A defibrillator delivers one instantaneous jolt, not an extended current. Once the paddles discharge through a conductor (like the human body), they are no longer electrified until he machine is activated again and can build up a charge.
In the first scene with Lonnie in his house, he says he was in the Air Force. In the last scene, he is flying and steps out of a helicopter. He clearly wearing a US Navy flight suit. In the U.S. Air Force, squadron patches go on the left shoulder while the Air Combat Command patch (which all USAF pilots wear) goes on the right chest. On Lonnie's flight suit, his squadron patch on his right chest, and it is for VFA-41 "Black Aces". The Black Aces are a U.S. Navy Fighter Strike Squadron utilizing the F/A-18F Super Hornet fighter jet. The Black Aces were commissioned in 1945 and have never had helicopters assigned to their squadron.
At the end of the movie, after Dr. P drops the defibrillator paddles on Roger, he is seen shaking like he has been shocked even though only one paddle is on him and the other can be seen on the ground.
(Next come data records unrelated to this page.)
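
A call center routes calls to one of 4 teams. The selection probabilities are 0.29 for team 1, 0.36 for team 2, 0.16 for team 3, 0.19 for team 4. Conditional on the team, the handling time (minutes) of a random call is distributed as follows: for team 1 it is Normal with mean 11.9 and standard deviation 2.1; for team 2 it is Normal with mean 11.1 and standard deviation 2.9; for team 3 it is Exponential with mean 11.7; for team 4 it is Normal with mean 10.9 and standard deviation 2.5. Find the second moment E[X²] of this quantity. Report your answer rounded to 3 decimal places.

157.295

For each component E[X²] = Var + (mean)², giving 1: 146.02; 2: 131.62; 3: 273.78; 4: 125.06.
Overall E[X²] = 0.29·146.02 + 0.36·131.62 + 0.16·273.78 + 0.19·125.06 = 157.295.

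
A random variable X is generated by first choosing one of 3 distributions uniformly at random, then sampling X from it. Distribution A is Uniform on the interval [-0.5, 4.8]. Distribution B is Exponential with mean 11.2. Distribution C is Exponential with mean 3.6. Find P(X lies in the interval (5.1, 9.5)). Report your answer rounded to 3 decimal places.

Conditional on each component, P(5.1 < X < 9.5): A: 0; B: 0.206043; C: 0.17108.
By total probability, P(5.1 < X < 9.5) = 0.333333·0 + 0.333333·0.206043 + 0.333333·0.17108 = 0.125708.

0.126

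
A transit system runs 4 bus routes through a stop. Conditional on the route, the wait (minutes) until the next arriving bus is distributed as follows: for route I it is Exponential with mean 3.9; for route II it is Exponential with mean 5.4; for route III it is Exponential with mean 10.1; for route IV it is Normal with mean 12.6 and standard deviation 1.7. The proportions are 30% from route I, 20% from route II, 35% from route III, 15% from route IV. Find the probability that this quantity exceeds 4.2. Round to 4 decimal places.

Conditional on each route, P(X > 4.2): I: 0.340642; II: 0.459426; III: 0.659785; IV: 1.
By total probability, P(X > 4.2) = 0.3·0.340642 + 0.2·0.459426 + 0.35·0.659785 + 0.15·1 = 0.575002.

0.5750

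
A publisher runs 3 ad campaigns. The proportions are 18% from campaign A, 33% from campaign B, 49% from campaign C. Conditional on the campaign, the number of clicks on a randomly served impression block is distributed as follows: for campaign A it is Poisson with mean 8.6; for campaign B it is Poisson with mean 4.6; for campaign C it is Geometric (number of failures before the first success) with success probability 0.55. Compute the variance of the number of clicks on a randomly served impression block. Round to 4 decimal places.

Per component, A: μ=8.6, E[X²]=82.56; B: μ=4.6, E[X²]=25.76; C: μ=0.818182, E[X²]=2.15702.
E[X] = 0.18·8.6 + 0.33·4.6 + 0.49·0.818182 = 3.46691.
E[X²] = 0.18·82.56 + 0.33·25.76 + 0.49·2.15702 = 24.4185.
Var(X) = E[X²] − (E[X])² = 24.4185 − 12.0195 = 12.3991.

12.3991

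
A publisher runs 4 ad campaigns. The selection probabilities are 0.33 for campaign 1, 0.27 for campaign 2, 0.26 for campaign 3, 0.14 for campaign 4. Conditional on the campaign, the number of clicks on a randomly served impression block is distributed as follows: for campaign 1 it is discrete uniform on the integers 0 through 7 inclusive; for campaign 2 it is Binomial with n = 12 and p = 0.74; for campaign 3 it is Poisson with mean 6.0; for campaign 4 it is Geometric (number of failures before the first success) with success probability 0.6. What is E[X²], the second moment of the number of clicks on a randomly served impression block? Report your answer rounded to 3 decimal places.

38.827

For each component E[X²] = Var + (mean)², giving 1: 17.5; 2: 81.1632; 3: 42; 4: 1.55556.
Overall E[X²] = 0.33·17.5 + 0.27·81.1632 + 0.26·42 + 0.14·1.55556 = 38.8268.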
The circuit would be open the second the other paddle is not touching his body.
Roger goes to visit Lonnie in Peekskill, a suburb about an hour away from Manhattan. From Grand Central Terminal Roger would take the Hudson Line to get to Peekskill. As of 2008 the Hudson Line still uses the older trains with red and blue chairs. The train Roger is on has blue and green chairs, which are seen on other lines. Basically the train Roger is seen on would not have taken him to Peekskill.
Incorrectly regarded as an error: The first time Roger and Dr. P are in the museum, there are two elephants in the background. The next time there appears to be only one in the final shot. This is caused by the shift in camera angle. In fact, the head of the elephant on the left is hidden by the stuffed lion. The body of the elephant is still seen, but looks like a large boulder.